What prevents family medicine physicians from providing medical abortions for patients who need them?
This is a question that UC Davis and UC San Francisco researchers explored in a new study published today in the Journal of the American Board of Family Medicine. The study identified multiple barriers – including lack of training and restrictions from federal and state government as well as their institutions -that family physicians must navigate to provide abortion services to their patients.
“Family physicians are the first contact for many patients within the health care system,” said Na’amah Razon, assistant professor of family and community medicine at UC Davis Health and lead author of the study. “As such, they play a critical role in promoting better access to safe abortion options.”
Medication abortion using mifepristone
Medication abortion is a non-surgical procedure that uses medication to end a pregnancy. It involves taking two medicines in sequence: mifepristone and misoprostol. This combination is approved by the Food and Drug Administration (FDA) for medical abortion during the first 70 days of pregnancy.
Recent studies have shown that medical abortion is safe and effective for pregnancy termination, even without an in-person clinical evaluation.
Barriers to primary care providers
The new study highlighted the experiences of family medicine physicians interested in providing medical abortions.

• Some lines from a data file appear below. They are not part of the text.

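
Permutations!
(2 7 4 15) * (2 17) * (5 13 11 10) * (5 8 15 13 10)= (2 7 4 13 11 5 10 8 15 17)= [0, 1, 7, 3, 13, 10, 6, 4, 15, 9, 8, 5, 12, 11, 14, 17, 16, 2]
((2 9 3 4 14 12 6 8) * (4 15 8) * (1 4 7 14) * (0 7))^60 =(15)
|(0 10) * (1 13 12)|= 6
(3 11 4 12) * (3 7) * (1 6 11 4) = (1 6 11)(3 4 12 7) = [0, 6, 2, 4, 12, 5, 11, 3, 8, 9, 10, 1, 7]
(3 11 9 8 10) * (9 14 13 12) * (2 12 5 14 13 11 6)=(2 12 9 8 10 3 6)(5 14 11 13)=[0, 1, 12, 6, 4, 14, 2, 7, 10, 8, 3, 13, 9, 5, 11]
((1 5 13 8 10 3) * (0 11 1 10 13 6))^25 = (3 10)(8 13)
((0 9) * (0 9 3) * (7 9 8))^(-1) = (0 3)(7 8 9)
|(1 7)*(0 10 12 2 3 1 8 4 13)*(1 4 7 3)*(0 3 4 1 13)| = 8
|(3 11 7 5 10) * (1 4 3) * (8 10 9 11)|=20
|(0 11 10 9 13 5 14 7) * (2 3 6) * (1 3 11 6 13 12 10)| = |(0 6 2 11 1 3 13 5 14 7)(9 12 10)| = 30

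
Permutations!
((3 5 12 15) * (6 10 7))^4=(15)(6 10 7)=((3 5 12 15)(6 10 7))^4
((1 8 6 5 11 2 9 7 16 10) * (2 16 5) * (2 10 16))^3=(16)(1 10 6 8)(2 5 9 11 7)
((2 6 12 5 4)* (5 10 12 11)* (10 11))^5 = ((2 6 10 12 11 5 4))^5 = (2 5 12 6 4 11 10)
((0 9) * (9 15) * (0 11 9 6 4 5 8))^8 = ((0 15 6 4 5 8)(9 11))^8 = (0 6 5)(4 8 15)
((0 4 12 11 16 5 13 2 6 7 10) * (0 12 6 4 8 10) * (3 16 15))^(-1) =((0 8 10 12 11 15 3 16 5 13 2 4 6 7))^(-1) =(0 7 6 4 2 13 5 16 3 15 11 12 10 8)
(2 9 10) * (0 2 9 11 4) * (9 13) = (0 2 11 4)(9 10 13) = [2, 1, 11, 3, 0, 5, 6, 7, 8, 10, 13, 4, 12, 9]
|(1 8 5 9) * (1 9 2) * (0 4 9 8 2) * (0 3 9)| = 4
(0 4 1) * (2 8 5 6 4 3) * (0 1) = (0 3 2 8 5 6 4) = [3, 1, 8, 2, 0, 6, 4, 7, 5]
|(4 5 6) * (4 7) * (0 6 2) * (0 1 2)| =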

The researchers interviewed 41 early career family physicians and seven leaders in family medicine from across the United States. They classified them into three groups based on their medical abortion training and whether or not they provide abortion services:
Those who have not received abortion training and do not provide abortions: Physicians in this group pointed to the lack of training in abortion as the most significant barrier to providing abortion services. This finding suggests a critical need to strengthen exposure and training opportunities throughout medical education.

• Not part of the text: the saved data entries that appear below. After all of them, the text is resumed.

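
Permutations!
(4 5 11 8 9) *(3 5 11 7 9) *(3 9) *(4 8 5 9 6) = [0, 1, 2, 9, 11, 7, 4, 3, 6, 8, 10, 5] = (3 9 8 6 4 11 5 7)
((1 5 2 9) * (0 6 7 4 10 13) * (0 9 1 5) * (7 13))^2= ((0 6 13 9 5 2 1)(4 10 7))^2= (0 13 5 1 6 9 2)(4 7 10)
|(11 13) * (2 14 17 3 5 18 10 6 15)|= |(2 14 17 3 5 18 10 6 15)(11 13)|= 18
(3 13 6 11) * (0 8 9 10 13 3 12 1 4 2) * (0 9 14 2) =(0 8 14 2 9 10 13 6 11 12 1 4) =[8, 4, 9, 3, 0, 5, 11, 7, 14, 10, 13, 12, 1, 6, 2]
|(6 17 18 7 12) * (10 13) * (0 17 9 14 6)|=30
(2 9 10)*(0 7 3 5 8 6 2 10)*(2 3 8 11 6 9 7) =(0 2 7 8 9)(3 5 11 6) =[2, 1, 7, 5, 4, 11, 3, 8, 9, 0, 10, 6]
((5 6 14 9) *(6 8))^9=(5 9 14 6 8)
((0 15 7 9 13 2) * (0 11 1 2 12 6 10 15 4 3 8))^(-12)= ((0 4 3 8)(1 2 11)(6 10 15 7 9 13 12))^(-12)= (6 15 9 12 10 7 13)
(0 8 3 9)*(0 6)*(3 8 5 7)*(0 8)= [5, 1, 2, 9, 4, 7, 8, 3, 0, 6]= (0 5 7 3 9 6 8)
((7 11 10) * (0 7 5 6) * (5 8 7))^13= (0 5 6)(7 11 10 8)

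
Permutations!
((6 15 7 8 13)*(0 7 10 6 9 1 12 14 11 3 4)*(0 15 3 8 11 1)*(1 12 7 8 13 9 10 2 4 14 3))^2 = (0 9 8)(1 11 10)(2 15 4)(3 12 14)(6 7 13)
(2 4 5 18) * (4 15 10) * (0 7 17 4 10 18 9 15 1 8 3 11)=(0 7 17 4 5 9 15 18 2 1 8 3 11)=[7, 8, 1, 11, 5, 9, 6, 17, 3, 15, 10, 0, 12, 13, 14, 18, 16, 4, 2]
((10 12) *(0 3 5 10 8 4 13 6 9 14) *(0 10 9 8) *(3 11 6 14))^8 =((0 11 6 8 4 13 14 10 12)(3 5 9))^8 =(0 12 10 14 13 4 8 6 11)(3 9 5)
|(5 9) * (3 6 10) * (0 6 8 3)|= 6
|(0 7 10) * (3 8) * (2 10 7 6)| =4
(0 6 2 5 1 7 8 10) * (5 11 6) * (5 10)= (0 10)(1 7 8 5)(2 11 6)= [10, 7, 11, 3, 4, 1, 2, 8, 5, 9, 0, 6]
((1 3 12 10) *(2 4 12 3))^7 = (1 4 10 2 12)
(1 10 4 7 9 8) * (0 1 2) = (0 1 10 4 7 9 8 2) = [1, 10, 0, 3, 7, 5, 6, 9, 2, 8, 4]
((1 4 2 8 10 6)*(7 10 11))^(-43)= (1 7 2 6 11 4 10 8)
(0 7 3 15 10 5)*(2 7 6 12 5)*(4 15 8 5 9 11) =(0 6 12 9 11 4 15 10 2 7 3 8 5) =[6, 1, 7, 8, 15, 0, 12, 3, 5, 11, 2, 4, 9, 13, 14, 10]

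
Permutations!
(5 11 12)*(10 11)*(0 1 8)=(0 1 8)(5 10 11 12)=[1, 8, 2, 3, 4, 10, 6, 7, 0, 9, 11, 12, 5]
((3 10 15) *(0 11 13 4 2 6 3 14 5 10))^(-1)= ((0 11 13 4 2 6 3)(5 10 15 14))^(-1)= (0 3 6 2 4 13 11)(5 14 15 10)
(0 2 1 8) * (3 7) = (0 2 1 8)(3 7) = [2, 8, 1, 7, 4, 5, 6, 3, 0]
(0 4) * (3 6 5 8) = (0 4)(3 6 5 8) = [4, 1, 2, 6, 0, 8, 5, 7, 3]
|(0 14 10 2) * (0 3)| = |(0 14 10 2 3)| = 5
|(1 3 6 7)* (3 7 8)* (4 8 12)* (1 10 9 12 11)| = |(1 7 10 9 12 4 8 3 6 11)| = 10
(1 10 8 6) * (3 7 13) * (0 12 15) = (0 12 15)(1 10 8 6)(3 7 13) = [12, 10, 2, 7, 4, 5, 1, 13, 6, 9, 8, 11, 15, 3, 14, 0]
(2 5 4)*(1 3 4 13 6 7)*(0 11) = (0 11)(1 3 4 2 5 13 6 7) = [11, 3, 5, 4, 2, 13, 7, 1, 8, 9, 10, 0, 12, 6]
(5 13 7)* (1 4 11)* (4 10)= (1 10 4 11)(5 13 7)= [0, 10, 2, 3, 11, 13, 6, 5, 8, 9, 4, 1, 12, 7]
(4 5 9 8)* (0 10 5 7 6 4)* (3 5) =(0 10 3 5 9 8)(4 7 6) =[10, 1, 2, 5, 7, 9, 4, 6, 0, 8, 3]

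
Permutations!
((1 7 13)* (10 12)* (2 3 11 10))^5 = ((1 7 13)(2 3 11 10 12))^5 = (1 13 7)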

Those who have received abortion training but do not provide abortions: This group of trained physicians, the largest in the sample, discussed the layers of state and institutional restrictions they encounter that prevent them from prescribing the abortion pill. The restrictions include regulations that require abortion to take place only in non-ambulatory or surgical settings, which makes abortion impossible in some primary care clinics. In addition, physicians in federally qualified health centers experience restrictions such as the Hyde Amendment which prohibits the use of federal funds for abortion care.
Some also pointed to logistical challenges imposed by an FDA drug safety program, called Risk Evaluation and Mitigation Strategy (REMS). The program’s criteria on mifepristone requires certified physicians to sign and obtain the signature of patients for the patient’s medical file. Despite research documenting the safety of mifepristone, a recent study by Razon and her colleagues found that the REMS criteria on mifepristone poses unique challenges to family physicians.
Those who have received abortion training and currently provide abortions: The majority of family physicians the study interviewed who provide abortions do so outside of primary care clinics. A total of 60% of participants in this group practiced in reproductive health clinics that allowed them to prescribe abortion pills. These physicians stated that institutional policies, lack of support from obstetrics and gynecology departments, and early career status of practitioners prevented some of them from providing abortions in primary care settings.
All participants in the study who provided medical abortion in primary care settings were based in the Northeast or West. None were practicing in states with significant abortion restrictions. Those who provided abortions in federally qualified health centers credited their persistence and were grateful for the support of their leadership.
Systemic barriers to medical abortions
“Our study highlights the ongoing individual, system and policy barriers family physicians face in integrating medication abortion into primary care,” said Razon, who is affiliated with the UC Davis Center for Healthcare Policy and Research. “This is a critical time where family physicians can and should play a role in strengthening abortion access.”
According to the researchers, improving access will require addressing the individual and system barriers that family physicians face. They proposed a framework to develop communications strategies to help motivate family physicians to provide medical abortion.
“Primary care doctors need the education, training and support to successfully integrate abortion care into their clinical practice,” said the senior author of the study Christine Dehlendorf. Dehlendorf is the director and professor at the Person-Centered Reproductive Health Program in the Department of Family and Community Medicine at the University of California, San Francisco (UCSF).
Co-authors of the study are: Sarah Wulf, Citlali Perez, Kelsey Holt, Edith Fox and Ilana Silverstein of UCSF’s Person-Centered Reproductive Health Program; Sarah McNeil of Contra Costa Regional Medical Center; Lisa Maldonado of the Reproductive Health Access Project; and Alison Byrne Fields of Aggregate. The study was funded through the Society of Family Planning Research Fund (SFPRF12-MA9).